La solution humaniste, on l’a sous les yeux, on l’applique déjà pour la moitié de la population. Donc si on veut vivre dans une société plus apaisée et plus riche – parce que toute cette violence a des coûts[1] – et bien il faudrait aussi éduquer les garçons de la même façon que les filles.
Pourquoi ne le fait-on pas ? Parce qu’il y a un mépris du féminin. Les hommes ne doivent surtout pas se comporter comme des femmes. L’identité masculine et virile se construit sur ce mépris du féminin alors même qu’on se rend compte des bienfaits des valeurs dites féminines sur la société.
Je pense donc qu’une revalorisation du féminin est nécessaire, afin que l’empathie, la communication et le respect d’autrui et du vivre-ensemble puissent également être inculqués aux garçons.
Donc quand je disais que, nous, les femmes, on a tout en nous pour être sorore, c’est parce qu’on bénéficie de cette éducation humaniste.

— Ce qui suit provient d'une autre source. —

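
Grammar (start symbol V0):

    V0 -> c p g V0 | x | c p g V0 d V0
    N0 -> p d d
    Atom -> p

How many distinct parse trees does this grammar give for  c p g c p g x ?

Parse trees for c p g c p g x:
  [V0 c p g [V0 c p g [V0 x]]]

1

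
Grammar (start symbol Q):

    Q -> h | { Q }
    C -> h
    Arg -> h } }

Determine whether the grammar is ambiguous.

Only Q is reachable from Q; ignoring the rest: Each string is a nest of matched brackets around a single atom. An opening bracket forces the recursive rule; an atom forces the base rule.

Unambiguous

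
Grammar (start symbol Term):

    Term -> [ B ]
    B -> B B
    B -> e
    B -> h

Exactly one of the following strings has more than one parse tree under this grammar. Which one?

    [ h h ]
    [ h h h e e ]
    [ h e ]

[ h h h e e ]

[ h h ]: 1 tree
[ h h h e e ]: 14 trees
[ h e ]: 1 tree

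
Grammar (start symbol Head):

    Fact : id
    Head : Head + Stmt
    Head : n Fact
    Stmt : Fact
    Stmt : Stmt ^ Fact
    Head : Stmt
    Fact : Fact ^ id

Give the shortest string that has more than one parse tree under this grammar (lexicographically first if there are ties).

length 1: no string has ≥2 trees
length 2: no string has ≥2 trees
length 3: id ^ id has 2 parse trees

Two derivations of id ^ id:
  Head ⇒ Stmt ⇒ Fact ⇒ Fact ^ id ⇒ id ^ id
  Head ⇒ Stmt ⇒ Stmt ^ Fact ⇒ Fact ^ Fact ⇒ id ^ Fact ⇒ id ^ id

id ^ id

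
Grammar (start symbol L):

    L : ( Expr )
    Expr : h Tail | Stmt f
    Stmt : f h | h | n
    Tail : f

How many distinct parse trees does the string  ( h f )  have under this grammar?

2

Parse trees for ( h f ):
  [L ( [Expr h [Tail f]] )]
  [L ( [Expr [Stmt h] f] )]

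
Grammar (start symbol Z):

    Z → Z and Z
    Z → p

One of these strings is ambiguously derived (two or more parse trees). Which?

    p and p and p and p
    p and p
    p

p and p and p and p: 5 trees
p and p: 1 tree
p: 1 tree

p and p and p and p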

FRDM : Certains critiques considèrent la sororité comme une simple déclinaison féminine de la fraternité, voire source de division, et suggèrent que le terme « solidarité » serait plus approprié et inclusif. Comment défendez-vous l’importance et la pertinence de ce concept ?

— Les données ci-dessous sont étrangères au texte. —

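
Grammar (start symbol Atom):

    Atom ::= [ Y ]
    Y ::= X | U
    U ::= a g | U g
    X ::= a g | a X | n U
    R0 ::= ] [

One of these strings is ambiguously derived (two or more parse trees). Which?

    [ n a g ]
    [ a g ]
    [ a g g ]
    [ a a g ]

[ n a g ]: 1 tree
[ a g ]: 2 trees
[ a g g ]: 1 tree
[ a a g ]: 1 tree

[ a g ]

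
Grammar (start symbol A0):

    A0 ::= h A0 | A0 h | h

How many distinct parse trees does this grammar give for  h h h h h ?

Parse trees for h h h h h (showing first 6 of 16):
  [A0 h [A0 h [A0 h [A0 h [A0 h]]]]]
  [A0 h [A0 h [A0 h [A0 [A0 h] h]]]]
  [A0 h [A0 h [A0 [A0 h [A0 h]] h]]]
  [A0 h [A0 h [A0 [A0 [A0 h] h] h]]]
  [A0 h [A0 [A0 h [A0 h [A0 h]]] h]]
  [A0 h [A0 [A0 h [A0 [A0 h] h]] h]]

16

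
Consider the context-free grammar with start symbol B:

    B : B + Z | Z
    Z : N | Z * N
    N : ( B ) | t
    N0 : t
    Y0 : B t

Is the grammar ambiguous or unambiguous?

Only B, Z, N are reachable from B; ignoring the rest: This is a standard precedence ladder (B over Z over N), with each level left-recursive on its own operator ('+' at B, '*' at Z). That structure is LR(1), hence unambiguous.

Unambiguous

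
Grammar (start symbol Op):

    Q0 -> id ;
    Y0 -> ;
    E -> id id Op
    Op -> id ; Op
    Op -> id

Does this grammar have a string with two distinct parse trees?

(Y0, E, Q0 are unreachable from Op, so their rules don't affect L(Op).) Right-recursive list with a separator: after each atom, whether the separator follows determines the rule. One parse per string.

Unambiguous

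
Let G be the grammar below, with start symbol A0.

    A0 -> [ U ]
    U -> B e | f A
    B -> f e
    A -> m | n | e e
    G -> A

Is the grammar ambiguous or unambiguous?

Ambiguous

Witness: [ f e e ]

Derivation 1: A0 ⇒ [ U ] ⇒ [ B e ] ⇒ [ f e e ]
Derivation 2: A0 ⇒ [ U ] ⇒ [ f A ] ⇒ [ f e e ]

Two distinct leftmost derivations for the same string.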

L.P. : On nous dit souvent que le mot « féminisme » n’est pas assez inclusif et que l’on pourrait dire qu’on est tous antisexistes. Le projet est bien sûr d’arriver à une société antisexiste et d’égalité de genre, mais la réalité est que le sexisme ne s’adresse pas à tout le monde : ce sont les femmes qui en sont victimes. C’est pour ça qu’il est très important d’utiliser le mot « féminisme », comme il est important de penser la sororité.
Nous pensons la sororité comme un outil qui va nous permettre à la fois de gagner des droits, les mêmes droits que les hommes, et de nous sentir en sécurité, de nous revaloriser et de nous soutenir entre nous. Dans notre livre, nous parlons également de « sororité racine » qui fait que, parce que nous sommes des semblables, parce que nous sommes des femmes, liées par de mêmes réalités, nous retrouver entre nous peut nous permettre de prendre davantage conscience de ce que et qui nous sommes, en dehors de nos rôles d’épouses, de mères, etc. Cela nous permet finalement de nous reconnecter à nous-mêmes et à nos semblables.

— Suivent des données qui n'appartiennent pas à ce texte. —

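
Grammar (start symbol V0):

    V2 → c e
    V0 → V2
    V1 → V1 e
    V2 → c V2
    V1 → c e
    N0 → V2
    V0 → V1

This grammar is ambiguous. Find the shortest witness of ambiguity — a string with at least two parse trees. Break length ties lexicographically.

length 2: c e has 2 parse trees

Two derivations of c e:
  V0 ⇒ V2 ⇒ c e
  V0 ⇒ V1 ⇒ c e

c e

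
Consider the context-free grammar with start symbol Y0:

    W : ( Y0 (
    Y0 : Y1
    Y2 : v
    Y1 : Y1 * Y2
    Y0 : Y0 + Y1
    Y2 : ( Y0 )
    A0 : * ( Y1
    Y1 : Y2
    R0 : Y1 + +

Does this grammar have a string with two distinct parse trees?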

Il me semble également important de préciser que la sororité est pensée pour les femmes, et non contre les hommes.
En fait, les hommes ne sont même pas le propos, ça ne les concerne pas. C’est un outil d’équité pour les femmes, à mon sens nécessaire, pour faire face ensemble au patriarcat qui nous divise et nous met en en rivalité. Ce qui n’est pas le cas pour les hommes. Mais ils peuvent, s’ils le souhaitent, offrir le livre aux femmes de leur entourage !
FRDM : Avez-vous un dernier mot à ajouter ?
L.P. : Sur les réseaux sociaux où 73 % des victimes de harcèlement en ligne sont des femmes, nous lançons l’hashtag #sororitélepacte. L’idée est simple : quand on voit une femme attaquée sur les réseaux sociaux, non pas pour ses idées mais juste parce qu’elle est une femme, on utilise ce hashtag. Cela permet de montrer notre solidarité et de rappeler les fondamentaux : ne pas nuire et soutenir les autres femmes.
Par ailleurs, en mai prochain mon nouveau livre intitulé Tu vas pas chialer comme une gonzesse ! paraîtra aux Editions La Meute et s’intéresse aux problématiques de l’éducation genrée.
[1] Le coût de la virilité. (Peytavin, 2023) : Cet essai explore les conséquences économiques des comportements violents et à risque majoritairement masculins, estimés à environ 95 milliards d’euros par an en France.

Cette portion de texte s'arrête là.